Léa portait sa chemise blanche.

La même chemise que Camille avait déjà vue repassée sur le dossier d’une chaise, la même que Thomas mettait pour les réunions importantes, la même que Léa effleurait parfois au bureau quand elle lui demandait, d’une voix trop douce, s’il avait besoin d’un dossier.

À côté d’eux, Françoise Laurent, sa belle-mère, tenait son rang comme on tient une arme. Perles au cou, menton haut, laine beige sur les épaules, elle regardait Camille avec cette pitié sèche réservée aux personnes qu’on a déjà condamnées.

Emma dormait contre la poitrine de sa mère. Elle n’avait que trois jours. Trois jours de peau fripée, de respiration fine, de petits poings fermés sur rien.

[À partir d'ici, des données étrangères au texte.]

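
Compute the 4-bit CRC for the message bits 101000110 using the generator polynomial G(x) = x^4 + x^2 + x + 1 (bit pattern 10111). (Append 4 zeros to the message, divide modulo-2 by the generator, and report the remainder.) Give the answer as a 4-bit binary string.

Append 4 zeros: 1010001100000. Divide by 10111 (XOR where the leading bit is 1):
  pos 0: 10100 XOR 10111 = 00011
  pos 3: 11011 XOR 10111 = 01100
  pos 4: 11000 XOR 10111 = 01111
  pos 5: 11110 XOR 10111 = 01001
  pos 6: 10010 XOR 10111 = 00101
  pos 8: 10100 XOR 10111 = 00011
Remainder (last 4 bits) = 0011. This is the CRC / FCS.

0011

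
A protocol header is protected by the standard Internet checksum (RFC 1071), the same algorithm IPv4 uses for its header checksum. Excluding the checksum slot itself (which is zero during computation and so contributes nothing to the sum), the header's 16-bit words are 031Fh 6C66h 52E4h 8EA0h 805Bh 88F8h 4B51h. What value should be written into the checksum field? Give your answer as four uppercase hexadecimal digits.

One's-complement addition (fold any carry out of bit 15 back into bit 0):
  0x031F + 0x6C66 = 0x06F85
  0x6F85 + 0x52E4 = 0x0C269
  0xC269 + 0x8EA0 = 0x15109 → wrap carry → 0x510A
  0x510A + 0x805B = 0x0D165
  0xD165 + 0x88F8 = 0x15A5D → wrap carry → 0x5A5E
  0x5A5E + 0x4B51 = 0x0A5AF
One's-complement sum = 0xA5AF.
Checksum = ~0xA5AF & 0xFFFF = 0x5A50.

5A50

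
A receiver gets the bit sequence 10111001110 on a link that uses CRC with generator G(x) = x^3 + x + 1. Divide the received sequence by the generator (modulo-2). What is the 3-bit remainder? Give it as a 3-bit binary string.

000

Modulo-2 division of 10111001110 by 1011:
  pos 0: 1011 XOR 1011 = 0000
  pos 4: 1001 XOR 1011 = 0010
  pos 6: 1011 XOR 1011 = 0000
Remainder = 000 (zero — the frame passes the CRC check).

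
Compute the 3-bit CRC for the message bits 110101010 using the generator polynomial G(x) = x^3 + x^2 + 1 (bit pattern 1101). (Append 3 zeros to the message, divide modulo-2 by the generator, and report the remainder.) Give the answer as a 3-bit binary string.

001

Append 3 zeros: 110101010000. Divide by 1101 (XOR where the leading bit is 1):
  pos 0: 1101 XOR 1101 = 0000
  pos 5: 1010 XOR 1101 = 0111
  pos 6: 1110 XOR 1101 = 0011
  pos 8: 1100 XOR 1101 = 0001
Remainder (last 3 bits) = 001. This is the CRC / FCS.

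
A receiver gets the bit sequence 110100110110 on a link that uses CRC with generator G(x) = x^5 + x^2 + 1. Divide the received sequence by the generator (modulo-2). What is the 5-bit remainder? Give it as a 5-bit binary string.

Modulo-2 division of 110100110110 by 100101:
  pos 0: 110100 XOR 100101 = 010001
  pos 1: 100011 XOR 100101 = 000110
  pos 4: 110101 XOR 100101 = 010000
  pos 5: 100001 XOR 100101 = 000100
Remainder = 01000 (nonzero — an error is detected).

01000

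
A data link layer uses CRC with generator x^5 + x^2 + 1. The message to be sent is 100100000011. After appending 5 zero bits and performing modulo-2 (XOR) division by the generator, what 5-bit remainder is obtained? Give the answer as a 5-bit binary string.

01000

Append 5 zeros: 10010000001100000. Divide by 100101 (XOR where the leading bit is 1):
  pos 0: 100100 XOR 100101 = 000001
  pos 5: 100001 XOR 100101 = 000100
  pos 8: 100100 XOR 100101 = 000001
Remainder (last 5 bits) = 01000. This is the CRC / FCS.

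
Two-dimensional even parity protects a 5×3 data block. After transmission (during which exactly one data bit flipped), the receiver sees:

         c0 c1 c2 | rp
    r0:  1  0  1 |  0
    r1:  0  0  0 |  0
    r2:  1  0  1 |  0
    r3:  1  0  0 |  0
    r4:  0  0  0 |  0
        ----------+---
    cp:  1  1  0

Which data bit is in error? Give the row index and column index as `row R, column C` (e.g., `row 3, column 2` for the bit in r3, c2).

row 3, column 1

Recompute each row's even parity and compare to rp:
  r0: data parity 0, sent rp 0 → ok
  r1: data parity 0, sent rp 0 → ok
  r2: data parity 0, sent rp 0 → ok
  r3: data parity 1, sent rp 0 → mismatch
  r4: data parity 0, sent rp 0 → ok
Recompute each column's even parity and compare to cp:
  c0: data parity 1, sent cp 1 → ok
  c1: data parity 0, sent cp 1 → mismatch
  c2: data parity 0, sent cp 0 → ok
Exactly one row (r3) and one column (c1) fail → the flipped bit is at their intersection.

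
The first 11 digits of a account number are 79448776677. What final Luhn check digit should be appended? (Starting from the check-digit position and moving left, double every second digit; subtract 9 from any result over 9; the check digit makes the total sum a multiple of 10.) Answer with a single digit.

4

Partial digits right→left: 7 7 6 6 7 7 8 4 4 9 7
Double every second digit counting from the check-digit position (so the 1st, 3rd, 5th, ... of the partial from the right).
  doubled (with −9 where >9): 5 3 5 7 8 5 → sum 33
  kept as-is: 7 6 7 4 9 → sum 33
Total = 33 + 33 = 66.
Check digit = (10 − (66 mod 10)) mod 10 = 4.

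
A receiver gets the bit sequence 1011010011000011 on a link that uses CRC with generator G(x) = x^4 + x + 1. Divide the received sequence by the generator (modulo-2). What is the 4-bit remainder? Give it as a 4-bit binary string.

Modulo-2 division of 1011010011000011 by 10011:
  pos 0: 10110 XOR 10011 = 00101
  pos 2: 10110 XOR 10011 = 00101
  pos 4: 10101 XOR 10011 = 00110
  pos 6: 11010 XOR 10011 = 01001
  pos 7: 10010 XOR 10011 = 00001
  pos 11: 10011 XOR 10011 = 00000
Remainder = 0000 (zero — the frame passes the CRC check).

0000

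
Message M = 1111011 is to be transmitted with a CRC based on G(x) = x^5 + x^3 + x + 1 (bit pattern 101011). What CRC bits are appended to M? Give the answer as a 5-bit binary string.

Append 5 zeros: 111101100000. Divide by 101011 (XOR where the leading bit is 1):
  pos 0: 111101 XOR 101011 = 010110
  pos 1: 101101 XOR 101011 = 000110
  pos 4: 110000 XOR 101011 = 011011
  pos 5: 110110 XOR 101011 = 011101
  pos 6: 111010 XOR 101011 = 010001
Remainder (last 5 bits) = 10001. This is the CRC / FCS.

10001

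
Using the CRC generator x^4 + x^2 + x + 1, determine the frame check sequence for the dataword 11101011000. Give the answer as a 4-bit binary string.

1111

Append 4 zeros: 111010110000000. Divide by 10111 (XOR where the leading bit is 1):
  pos 0: 11101 XOR 10111 = 01010
  pos 1: 10100 XOR 10111 = 00011
  pos 4: 11110 XOR 10111 = 01001
  pos 5: 10010 XOR 10111 = 00101
  pos 7: 10100 XOR 10111 = 00011
  pos 10: 11000 XOR 10111 = 01111
Remainder (last 4 bits) = 1111. This is the CRC / FCS.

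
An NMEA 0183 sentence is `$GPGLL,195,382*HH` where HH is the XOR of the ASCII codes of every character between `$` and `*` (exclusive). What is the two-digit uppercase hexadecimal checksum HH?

XOR the ASCII codes of the payload characters:
  'G' = 0x47 → acc = 0x47
  'P' = 0x50 → acc = 0x17
  'G' = 0x47 → acc = 0x50
  'L' = 0x4C → acc = 0x1C
  'L' = 0x4C → acc = 0x50
  ',' = 0x2C → acc = 0x7C
  '1' = 0x31 → acc = 0x4D
  '9' = 0x39 → acc = 0x74
  '5' = 0x35 → acc = 0x41
  ',' = 0x2C → acc = 0x6D
  '3' = 0x33 → acc = 0x5E
  '8' = 0x38 → acc = 0x66
  '2' = 0x32 → acc = 0x54
Checksum = 0x54.

54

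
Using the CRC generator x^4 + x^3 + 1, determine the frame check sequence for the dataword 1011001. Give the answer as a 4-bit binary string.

1010

Append 4 zeros: 10110010000. Divide by 11001 (XOR where the leading bit is 1):
  pos 0: 10110 XOR 11001 = 01111
  pos 1: 11110 XOR 11001 = 00111
  pos 3: 11110 XOR 11001 = 00111
  pos 5: 11100 XOR 11001 = 00101
Remainder (last 4 bits) = 1010. This is the CRC / FCS.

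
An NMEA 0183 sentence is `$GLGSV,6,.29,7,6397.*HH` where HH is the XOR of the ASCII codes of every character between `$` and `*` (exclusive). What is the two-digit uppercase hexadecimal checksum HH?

XOR the ASCII codes of the payload characters:
  'G' = 0x47 → acc = 0x47
  'L' = 0x4C → acc = 0x0B
  'G' = 0x47 → acc = 0x4C
  'S' = 0x53 → acc = 0x1F
  'V' = 0x56 → acc = 0x49
  ',' = 0x2C → acc = 0x65
  '6' = 0x36 → acc = 0x53
  ',' = 0x2C → acc = 0x7F
  '.' = 0x2E → acc = 0x51
  '2' = 0x32 → acc = 0x63
  '9' = 0x39 → acc = 0x5A
  ',' = 0x2C → acc = 0x76
  '7' = 0x37 → acc = 0x41
  ',' = 0x2C → acc = 0x6D
  '6' = 0x36 → acc = 0x5B
  '3' = 0x33 → acc = 0x68
  '9' = 0x39 → acc = 0x51
  '7' = 0x37 → acc = 0x66
  '.' = 0x2E → acc = 0x48
Checksum = 0x48.

48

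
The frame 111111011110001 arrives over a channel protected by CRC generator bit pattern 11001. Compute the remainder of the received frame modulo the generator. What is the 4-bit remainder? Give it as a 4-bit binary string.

Modulo-2 division of 111111011110001 by 11001:
  pos 0: 11111 XOR 11001 = 00110
  pos 2: 11010 XOR 11001 = 00011
  pos 5: 11111 XOR 11001 = 00110
  pos 7: 11010 XOR 11001 = 00011
  pos 10: 11001 XOR 11001 = 00000
Remainder = 0000 (zero — the frame passes the CRC check).

0000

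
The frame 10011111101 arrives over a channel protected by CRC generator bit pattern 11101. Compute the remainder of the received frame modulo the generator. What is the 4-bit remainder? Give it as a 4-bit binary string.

0000

Modulo-2 division of 10011111101 by 11101:
  pos 0: 10011 XOR 11101 = 01110
  pos 1: 11101 XOR 11101 = 00000
  pos 6: 11101 XOR 11101 = 00000
Remainder = 0000 (zero — the frame passes the CRC check).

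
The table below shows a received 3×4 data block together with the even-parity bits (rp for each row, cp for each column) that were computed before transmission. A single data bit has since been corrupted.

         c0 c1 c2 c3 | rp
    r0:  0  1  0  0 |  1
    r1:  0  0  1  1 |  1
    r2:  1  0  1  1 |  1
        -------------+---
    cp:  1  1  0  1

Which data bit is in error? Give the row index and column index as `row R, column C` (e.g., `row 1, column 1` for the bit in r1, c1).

row 1, column 3

Recompute each row's even parity and compare to rp:
  r0: data parity 1, sent rp 1 → ok
  r1: data parity 0, sent rp 1 → mismatch
  r2: data parity 1, sent rp 1 → ok
Recompute each column's even parity and compare to cp:
  c0: data parity 1, sent cp 1 → ok
  c1: data parity 1, sent cp 1 → ok
  c2: data parity 0, sent cp 0 → ok
  c3: data parity 0, sent cp 1 → mismatch
Exactly one row (r1) and one column (c3) fail → the flipped bit is at their intersection.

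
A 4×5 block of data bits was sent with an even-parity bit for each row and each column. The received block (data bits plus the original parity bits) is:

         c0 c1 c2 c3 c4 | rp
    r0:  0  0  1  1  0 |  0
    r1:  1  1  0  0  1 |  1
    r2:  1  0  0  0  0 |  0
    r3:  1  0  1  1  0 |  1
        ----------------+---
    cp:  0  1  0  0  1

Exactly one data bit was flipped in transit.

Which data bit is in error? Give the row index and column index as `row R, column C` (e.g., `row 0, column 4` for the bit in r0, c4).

Recompute each row's even parity and compare to rp:
  r0: data parity 0, sent rp 0 → ok
  r1: data parity 1, sent rp 1 → ok
  r2: data parity 1, sent rp 0 → mismatch
  r3: data parity 1, sent rp 1 → ok
Recompute each column's even parity and compare to cp:
  c0: data parity 1, sent cp 0 → mismatch
  c1: data parity 1, sent cp 1 → ok
  c2: data parity 0, sent cp 0 → ok
  c3: data parity 0, sent cp 0 → ok
  c4: data parity 1, sent cp 1 → ok
Exactly one row (r2) and one column (c0) fail → the flipped bit is at their intersection.

row 2, column 0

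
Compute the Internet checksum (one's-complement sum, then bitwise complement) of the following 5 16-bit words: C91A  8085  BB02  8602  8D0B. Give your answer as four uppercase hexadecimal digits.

E84E

One's-complement addition (fold any carry out of bit 15 back into bit 0):
  0xC91A + 0x8085 = 0x1499F → wrap carry → 0x49A0
  0x49A0 + 0xBB02 = 0x104A2 → wrap carry → 0x04A3
  0x04A3 + 0x8602 = 0x08AA5
  0x8AA5 + 0x8D0B = 0x117B0 → wrap carry → 0x17B1
One's-complement sum = 0x17B1.
Checksum = ~0x17B1 & 0xFFFF = 0xE84E.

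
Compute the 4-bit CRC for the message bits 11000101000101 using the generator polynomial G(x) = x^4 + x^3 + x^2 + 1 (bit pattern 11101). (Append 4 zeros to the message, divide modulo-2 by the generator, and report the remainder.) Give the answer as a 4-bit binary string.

0000

Append 4 zeros: 110001010001010000. Divide by 11101 (XOR where the leading bit is 1):
  pos 0: 11000 XOR 11101 = 00101
  pos 2: 10110 XOR 11101 = 01011
  pos 3: 10111 XOR 11101 = 01010
  pos 4: 10100 XOR 11101 = 01001
  pos 5: 10010 XOR 11101 = 01111
  pos 6: 11110 XOR 11101 = 00011
  pos 9: 11101 XOR 11101 = 00000
Remainder (last 4 bits) = 0000. This is the CRC / FCS.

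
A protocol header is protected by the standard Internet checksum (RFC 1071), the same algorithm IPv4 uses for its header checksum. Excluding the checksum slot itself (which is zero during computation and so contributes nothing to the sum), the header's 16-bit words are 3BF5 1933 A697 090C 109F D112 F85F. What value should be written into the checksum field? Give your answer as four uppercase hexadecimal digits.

2122

One's-complement addition (fold any carry out of bit 15 back into bit 0):
  0x3BF5 + 0x1933 = 0x05528
  0x5528 + 0xA697 = 0x0FBBF
  0xFBBF + 0x090C = 0x104CB → wrap carry → 0x04CC
  0x04CC + 0x109F = 0x0156B
  0x156B + 0xD112 = 0x0E67D
  0xE67D + 0xF85F = 0x1DEDC → wrap carry → 0xDEDD
One's-complement sum = 0xDEDD.
Checksum = ~0xDEDD & 0xFFFF = 0x2122.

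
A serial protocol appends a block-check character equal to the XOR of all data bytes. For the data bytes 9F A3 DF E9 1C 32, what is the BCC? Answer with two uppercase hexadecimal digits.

XOR the bytes together:
  start with 0x9F
  0x9F ⊕ 0xA3 = 0x3C
  0x3C ⊕ 0xDF = 0xE3
  0xE3 ⊕ 0xE9 = 0x0A
  0x0A ⊕ 0x1C = 0x16
  0x16 ⊕ 0x32 = 0x24

24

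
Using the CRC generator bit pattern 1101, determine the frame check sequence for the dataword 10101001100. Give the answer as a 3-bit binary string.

000

Append 3 zeros: 10101001100000. Divide by 1101 (XOR where the leading bit is 1):
  pos 0: 1010 XOR 1101 = 0111
  pos 1: 1111 XOR 1101 = 0010
  pos 3: 1000 XOR 1101 = 0101
  pos 4: 1011 XOR 1101 = 0110
  pos 5: 1101 XOR 1101 = 0000
Remainder (last 3 bits) = 000. This is the CRC / FCS.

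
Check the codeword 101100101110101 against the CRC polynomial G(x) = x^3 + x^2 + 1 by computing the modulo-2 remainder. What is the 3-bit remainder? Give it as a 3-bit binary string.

000

Modulo-2 division of 101100101110101 by 1101:
  pos 0: 1011 XOR 1101 = 0110
  pos 1: 1100 XOR 1101 = 0001
  pos 4: 1010 XOR 1101 = 0111
  pos 5: 1111 XOR 1101 = 0010
  pos 7: 1011 XOR 1101 = 0110
  pos 8: 1100 XOR 1101 = 0001
  pos 11: 1101 XOR 1101 = 0000
Remainder = 000 (zero — the frame passes the CRC check).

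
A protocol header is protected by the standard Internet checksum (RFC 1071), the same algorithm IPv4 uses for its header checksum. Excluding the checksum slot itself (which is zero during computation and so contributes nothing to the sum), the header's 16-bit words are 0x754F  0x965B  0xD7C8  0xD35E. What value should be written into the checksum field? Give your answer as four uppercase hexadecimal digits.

One's-complement addition (fold any carry out of bit 15 back into bit 0):
  0x754F + 0x965B = 0x10BAA → wrap carry → 0x0BAB
  0x0BAB + 0xD7C8 = 0x0E373
  0xE373 + 0xD35E = 0x1B6D1 → wrap carry → 0xB6D2
One's-complement sum = 0xB6D2.
Checksum = ~0xB6D2 & 0xFFFF = 0x492D.

492D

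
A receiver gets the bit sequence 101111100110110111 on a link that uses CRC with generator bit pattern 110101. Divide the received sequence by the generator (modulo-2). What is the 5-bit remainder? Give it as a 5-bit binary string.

Modulo-2 division of 101111100110110111 by 110101:
  pos 0: 101111 XOR 110101 = 011010
  pos 1: 110101 XOR 110101 = 000000
  pos 9: 110110 XOR 110101 = 000011
Remainder = 11111 (nonzero — an error is detected).

11111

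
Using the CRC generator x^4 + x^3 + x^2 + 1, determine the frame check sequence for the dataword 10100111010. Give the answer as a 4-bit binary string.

0110

Append 4 zeros: 101001110100000. Divide by 11101 (XOR where the leading bit is 1):
  pos 0: 10100 XOR 11101 = 01001
  pos 1: 10011 XOR 11101 = 01110
  pos 2: 11101 XOR 11101 = 00000
  pos 7: 10100 XOR 11101 = 01001
  pos 8: 10010 XOR 11101 = 01111
  pos 9: 11110 XOR 11101 = 00011
Remainder (last 4 bits) = 0110. This is the CRC / FCS.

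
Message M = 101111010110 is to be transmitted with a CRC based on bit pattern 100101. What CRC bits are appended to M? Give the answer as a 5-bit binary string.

Append 5 zeros: 10111101011000000. Divide by 100101 (XOR where the leading bit is 1):
  pos 0: 101111 XOR 100101 = 001010
  pos 2: 101001 XOR 100101 = 001100
  pos 4: 110001 XOR 100101 = 010100
  pos 5: 101001 XOR 100101 = 001100
  pos 7: 110000 XOR 100101 = 010101
  pos 8: 101010 XOR 100101 = 001111
  pos 10: 111100 XOR 100101 = 011001
  pos 11: 110010 XOR 100101 = 010111
Remainder (last 5 bits) = 10111. This is the CRC / FCS.

10111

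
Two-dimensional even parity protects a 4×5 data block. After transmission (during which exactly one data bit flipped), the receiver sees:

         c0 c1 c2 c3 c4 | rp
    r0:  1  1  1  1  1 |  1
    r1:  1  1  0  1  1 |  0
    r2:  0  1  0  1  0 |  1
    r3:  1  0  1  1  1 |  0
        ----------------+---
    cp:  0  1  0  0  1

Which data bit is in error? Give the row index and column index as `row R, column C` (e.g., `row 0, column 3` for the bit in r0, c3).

row 2, column 0

Recompute each row's even parity and compare to rp:
  r0: data parity 1, sent rp 1 → ok
  r1: data parity 0, sent rp 0 → ok
  r2: data parity 0, sent rp 1 → mismatch
  r3: data parity 0, sent rp 0 → ok
Recompute each column's even parity and compare to cp:
  c0: data parity 1, sent cp 0 → mismatch
  c1: data parity 1, sent cp 1 → ok
  c2: data parity 0, sent cp 0 → ok
  c3: data parity 0, sent cp 0 → ok
  c4: data parity 1, sent cp 1 → ok
Exactly one row (r2) and one column (c0) fail → the flipped bit is at their intersection.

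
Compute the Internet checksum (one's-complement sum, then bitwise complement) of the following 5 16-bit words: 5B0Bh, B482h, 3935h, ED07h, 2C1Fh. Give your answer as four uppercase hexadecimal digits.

9E15

One's-complement addition (fold any carry out of bit 15 back into bit 0):
  0x5B0B + 0xB482 = 0x10F8D → wrap carry → 0x0F8E
  0x0F8E + 0x3935 = 0x048C3
  0x48C3 + 0xED07 = 0x135CA → wrap carry → 0x35CB
  0x35CB + 0x2C1F = 0x061EA
One's-complement sum = 0x61EA.
Checksum = ~0x61EA & 0xFFFF = 0x9E15.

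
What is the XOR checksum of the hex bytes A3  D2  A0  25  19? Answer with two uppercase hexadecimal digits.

ED

XOR the bytes together:
  start with 0xA3
  0xA3 ⊕ 0xD2 = 0x71
  0x71 ⊕ 0xA0 = 0xD1
  0xD1 ⊕ 0x25 = 0xF4
  0xF4 ⊕ 0x19 = 0xED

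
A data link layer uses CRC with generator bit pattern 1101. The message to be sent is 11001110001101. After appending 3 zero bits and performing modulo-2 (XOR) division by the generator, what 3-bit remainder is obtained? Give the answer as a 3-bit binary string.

111

Append 3 zeros: 11001110001101000. Divide by 1101 (XOR where the leading bit is 1):
  pos 0: 1100 XOR 1101 = 0001
  pos 3: 1111 XOR 1101 = 0010
  pos 5: 1000 XOR 1101 = 0101
  pos 6: 1010 XOR 1101 = 0111
  pos 7: 1111 XOR 1101 = 0010
  pos 9: 1010 XOR 1101 = 0111
  pos 10: 1111 XOR 1101 = 0010
  pos 12: 1000 XOR 1101 = 0101
  pos 13: 1010 XOR 1101 = 0111
Remainder (last 3 bits) = 111. This is the CRC / FCS.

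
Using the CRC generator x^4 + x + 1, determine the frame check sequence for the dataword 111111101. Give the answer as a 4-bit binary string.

1101

Append 4 zeros: 1111111010000. Divide by 10011 (XOR where the leading bit is 1):
  pos 0: 11111 XOR 10011 = 01100
  pos 1: 11001 XOR 10011 = 01010
  pos 2: 10101 XOR 10011 = 00110
  pos 4: 11001 XOR 10011 = 01010
  pos 5: 10100 XOR 10011 = 00111
  pos 7: 11100 XOR 10011 = 01111
  pos 8: 11110 XOR 10011 = 01101
Remainder (last 4 bits) = 1101. This is the CRC / FCS.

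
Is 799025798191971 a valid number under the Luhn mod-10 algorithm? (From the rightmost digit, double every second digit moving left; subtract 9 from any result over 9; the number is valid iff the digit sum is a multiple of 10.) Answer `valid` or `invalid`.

valid

From the right, keep odd positions and double even positions (subtract 9 from any doubled value over 9):
  doubled (positions 2,4,...): 5 2 2 9 1 0 9 → sum 28
  kept (positions 1,3,...): 1 9 9 8 7 2 9 7 → sum 52
Total = 80.
80 mod 10 = 0, so the number is valid.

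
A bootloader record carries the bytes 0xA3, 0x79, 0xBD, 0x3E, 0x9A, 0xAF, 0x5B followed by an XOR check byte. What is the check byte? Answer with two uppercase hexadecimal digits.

XOR the bytes together:
  start with 0xA3
  0xA3 ⊕ 0x79 = 0xDA
  0xDA ⊕ 0xBD = 0x67
  0x67 ⊕ 0x3E = 0x59
  0x59 ⊕ 0x9A = 0xC3
  0xC3 ⊕ 0xAF = 0x6C
  0x6C ⊕ 0x5B = 0x37

37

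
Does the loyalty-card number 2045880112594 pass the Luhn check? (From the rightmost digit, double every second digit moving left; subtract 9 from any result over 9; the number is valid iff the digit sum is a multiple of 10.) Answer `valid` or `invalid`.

From the right, keep odd positions and double even positions (subtract 9 from any doubled value over 9):
  doubled (positions 2,4,...): 9 4 2 7 1 0 → sum 23
  kept (positions 1,3,...): 4 5 1 0 8 4 2 → sum 24
Total = 47.
47 mod 10 = 7, so the number is invalid.

invalid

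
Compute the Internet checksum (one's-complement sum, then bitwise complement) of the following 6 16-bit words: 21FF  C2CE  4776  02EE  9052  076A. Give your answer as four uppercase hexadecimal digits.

One's-complement addition (fold any carry out of bit 15 back into bit 0):
  0x21FF + 0xC2CE = 0x0E4CD
  0xE4CD + 0x4776 = 0x12C43 → wrap carry → 0x2C44
  0x2C44 + 0x02EE = 0x02F32
  0x2F32 + 0x9052 = 0x0BF84
  0xBF84 + 0x076A = 0x0C6EE
One's-complement sum = 0xC6EE.
Checksum = ~0xC6EE & 0xFFFF = 0x3911.

3911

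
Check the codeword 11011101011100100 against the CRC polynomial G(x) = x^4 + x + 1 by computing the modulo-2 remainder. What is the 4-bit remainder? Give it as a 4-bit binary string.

0000

Modulo-2 division of 11011101011100100 by 10011:
  pos 0: 11011 XOR 10011 = 01000
  pos 1: 10001 XOR 10011 = 00010
  pos 4: 10010 XOR 10011 = 00001
  pos 8: 11110 XOR 10011 = 01101
  pos 9: 11010 XOR 10011 = 01001
  pos 10: 10011 XOR 10011 = 00000
Remainder = 0000 (zero — the frame passes the CRC check).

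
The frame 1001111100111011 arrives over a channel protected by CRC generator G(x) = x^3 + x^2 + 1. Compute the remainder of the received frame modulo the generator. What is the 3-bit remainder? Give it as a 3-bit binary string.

111

Modulo-2 division of 1001111100111011 by 1101:
  pos 0: 1001 XOR 1101 = 0100
  pos 1: 1001 XOR 1101 = 0100
  pos 2: 1001 XOR 1101 = 0100
  pos 3: 1001 XOR 1101 = 0100
  pos 4: 1001 XOR 1101 = 0100
  pos 5: 1000 XOR 1101 = 0101
  pos 6: 1010 XOR 1101 = 0111
  pos 7: 1111 XOR 1101 = 0010
  pos 9: 1011 XOR 1101 = 0110
  pos 10: 1100 XOR 1101 = 0001
Remainder = 111 (nonzero — an error is detected).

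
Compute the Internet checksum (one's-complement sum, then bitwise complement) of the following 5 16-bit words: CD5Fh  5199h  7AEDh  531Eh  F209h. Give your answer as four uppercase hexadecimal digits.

One's-complement addition (fold any carry out of bit 15 back into bit 0):
  0xCD5F + 0x5199 = 0x11EF8 → wrap carry → 0x1EF9
  0x1EF9 + 0x7AED = 0x099E6
  0x99E6 + 0x531E = 0x0ED04
  0xED04 + 0xF209 = 0x1DF0D → wrap carry → 0xDF0E
One's-complement sum = 0xDF0E.
Checksum = ~0xDF0E & 0xFFFF = 0x20F1.

20F1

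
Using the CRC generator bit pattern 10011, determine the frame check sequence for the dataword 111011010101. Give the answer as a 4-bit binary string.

Append 4 zeros: 1110110101010000. Divide by 10011 (XOR where the leading bit is 1):
  pos 0: 11101 XOR 10011 = 01110
  pos 1: 11101 XOR 10011 = 01110
  pos 2: 11100 XOR 10011 = 01111
  pos 3: 11111 XOR 10011 = 01100
  pos 4: 11000 XOR 10011 = 01011
  pos 5: 10111 XOR 10011 = 00100
  pos 7: 10001 XOR 10011 = 00010
  pos 10: 10000 XOR 10011 = 00011
Remainder (last 4 bits) = 0110. This is the CRC / FCS.

0110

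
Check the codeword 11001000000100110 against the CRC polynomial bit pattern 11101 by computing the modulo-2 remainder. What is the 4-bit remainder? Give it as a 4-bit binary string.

0000

Modulo-2 division of 11001000000100110 by 11101:
  pos 0: 11001 XOR 11101 = 00100
  pos 2: 10000 XOR 11101 = 01101
  pos 3: 11010 XOR 11101 = 00111
  pos 5: 11100 XOR 11101 = 00001
  pos 9: 10100 XOR 11101 = 01001
  pos 10: 10011 XOR 11101 = 01110
  pos 11: 11101 XOR 11101 = 00000
Remainder = 0000 (zero — the frame passes the CRC check).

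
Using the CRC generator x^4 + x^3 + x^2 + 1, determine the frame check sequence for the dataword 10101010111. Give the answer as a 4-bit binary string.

Append 4 zeros: 101010101110000. Divide by 11101 (XOR where the leading bit is 1):
  pos 0: 10101 XOR 11101 = 01000
  pos 1: 10000 XOR 11101 = 01101
  pos 2: 11011 XOR 11101 = 00110
  pos 4: 11001 XOR 11101 = 00100
  pos 6: 10011 XOR 11101 = 01110
  pos 7: 11100 XOR 11101 = 00001
Remainder (last 4 bits) = 1000. This is the CRC / FCS.

1000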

— Thomas, a murmuré Camille. Je viens de sortir de l’hôpital.

Il n’a pas bougé.

Camille a senti le froid du carrelage à travers ses chaussons humides. Elle avait encore le bracelet de maternité dans la poche, la feuille de sortie pliée dans la valise grise et une douleur basse qui remontait à chaque inspiration.

— Tu ne rentres pas ici, a dit Thomas.

Il ne l’a pas dit avec colère. C’était pire. Il l’a dit comme on corrige une erreur de livraison.

Camille l’a regardé. Puis elle a regardé Léa. Puis Françoise.

— Tu plaisantes ?

— J’ai pris ma décision, a répondu Thomas. Tu as transformé cette grossesse en chantage. Tu as voulu utiliser ce bébé pour me garder. Maintenant, assume.

Emma a remué sous la couverture trop fine. Son petit visage s’est froissé avant même que le pleur sorte.

Camille a serré la couverture autour d’elle.

— C’est ta fille.

Thomas a baissé les yeux une seconde. Pas assez pour voir. Juste assez pour pouvoir dire qu’il avait regardé.

— Ce bébé ne changera rien.

Ce bébé.

Les mots sont restés dans le hall, plus sales que les traces de neige que Camille avait laissées sur le sol.

Françoise a fait un pas, lente et impeccable.

— Nous ne pouvons plus vivre dans ce désordre. L’accouchement a déjà été une scène inutile. La maternité aussi. Thomas a besoin de calme.

La maternité.

Camille a revu l’accueil de l’hôpital, le comptoir clair, l’odeur de désinfectant, le bourdonnement du distributeur de café, la secrétaire qui tamponnait les papiers sans lever les yeux. Elle avait signé sa sortie avec une main qui tremblait parce que l’autre tenait Emma.

Thomas, lui, était rentré dormir dès la première nuit. Le fauteuil lui faisait mal au dos, avait-il expliqué, et puis il avait une réunion tôt.

Un homme révèle sa vraie taille quand personne ne l’oblige à se tenir droit.

Camille ne lui avait pas reproché sur le moment. Elle était trop fatiguée. Elle avait encore peur de mal tenir sa fille, peur de ne pas produire assez de lait, peur de s’endormir malgré elle. Elle s’était dit que les choses s’arrangeraient à la maison.